In Großkarolinenfeld begann die Geschichte der Evangelischen in Oberbayern. 1802 kam Pfälzer in Gegend. Sie gründeten eine Gemeinde und bauten ein Pfarr- und Schulhaus. 1822 wurde die Karolinenkirche als erste evangelische Kirche Altbayerns errichtet, benannt nach der ersten bayerischen Königin Caroline. Den Mut der ersten Siedler, die Toleranz, für die König Max-Joseph und seine Frau Caroline standen, und nicht zuletzt die Ökumene, die diesen Ort von Beginn an prägten, nehmen wir uns auch heute noch zum Vorbild.

Ein Schwerpunkt unserer Arbeit sind Angebote für Kinder und Familien. Dafür gibt es das Projekt FamilienZeit, das auch von unserem Dekanat gefördert wird. 

Die schlichte Schönheit und Klarheit der Karolinenkirche macht sie zu einem wunderbaren Ort für die Begegnung mit Kunst. Seit 2024 ist die Kirche offizielle "Kunststation der Evangelisch-Lutherischen Kirche in Bayern". Hierfür setzt sich auch der Förderverein Karolinenkirche e.V. mit voller Kraft ein.

Im Oktober 2025 wurde die Karolinenkirche nach einer Generalsanierung wieder eröffnet. Leitender Architekt war Sven Grossmann. Die liturgische Neugestaltung mit Altar, Taufbecken, Ambo, Kreuz, Osterleuchter und Paramenten schuf die Künstlerin Katharina Gaenssler.

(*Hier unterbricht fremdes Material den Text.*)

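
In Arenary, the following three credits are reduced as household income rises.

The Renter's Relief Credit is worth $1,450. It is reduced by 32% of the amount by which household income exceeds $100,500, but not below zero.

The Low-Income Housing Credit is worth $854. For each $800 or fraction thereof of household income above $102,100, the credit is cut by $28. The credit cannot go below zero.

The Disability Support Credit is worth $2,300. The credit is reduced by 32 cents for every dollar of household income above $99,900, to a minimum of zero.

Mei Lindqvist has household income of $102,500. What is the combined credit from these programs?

Renter's Relief Credit: 32% of the $2,000 excess over $100,500 is $640; credit = $1,450 − $640 = $810.
Low-Income Housing Credit: income exceeds $102,100 by $400, which is 1 full-or-partial $800 increment; reduction = 1 × $28 = $28, leaving $826.
Disability Support Credit: 32% of the $2,600 excess over $99,900 is $832; credit = $2,300 − $832 = $1,468.
Total: $810 + $826 + $1,468 = $3,104.

$3,104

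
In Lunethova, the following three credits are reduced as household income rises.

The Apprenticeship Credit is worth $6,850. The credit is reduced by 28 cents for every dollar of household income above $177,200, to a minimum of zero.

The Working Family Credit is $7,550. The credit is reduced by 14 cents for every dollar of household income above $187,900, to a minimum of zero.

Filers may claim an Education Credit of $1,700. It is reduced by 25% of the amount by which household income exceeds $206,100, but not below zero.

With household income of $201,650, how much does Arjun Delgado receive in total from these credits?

$7,329

Apprenticeship Credit: 28% of the $24,450 excess over $177,200 is $6,846; credit = $6,850 − $6,846 = $4.
Working Family Credit: 14% of the $13,750 excess over $187,900 is $1,925; credit = $7,550 − $1,925 = $5,625.
Education Credit: $201,650 is at or below the $206,100 threshold, so the full $1,700 applies.
Total: $4 + $5,625 + $1,700 = $7,329.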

Das Bautagebuch der Sanierung sowie aktuelle Veranstaltungen und Eindrücke finden Sie auf Instagram-Kanal @karolinenkirche.

Der neue Kulturort Karolinenkirche: Mit der Sanierung verbunden war die Erweiterung der Kirche zu einem Kulturort. Ausgestattet mit neuester Licht und Tontechnik sowie einer Kapelle, in der ein Buch die besondere Geschichte der Kirche für alle Besucher:innen erzählt. Ermöglicht wurde dies durch eine großzügige Förderung aus LEADER-Mitteln der Europäischen Union sowie mit Unterstützung des Fördervereins und der Bayern-Pfalz-Stiftung.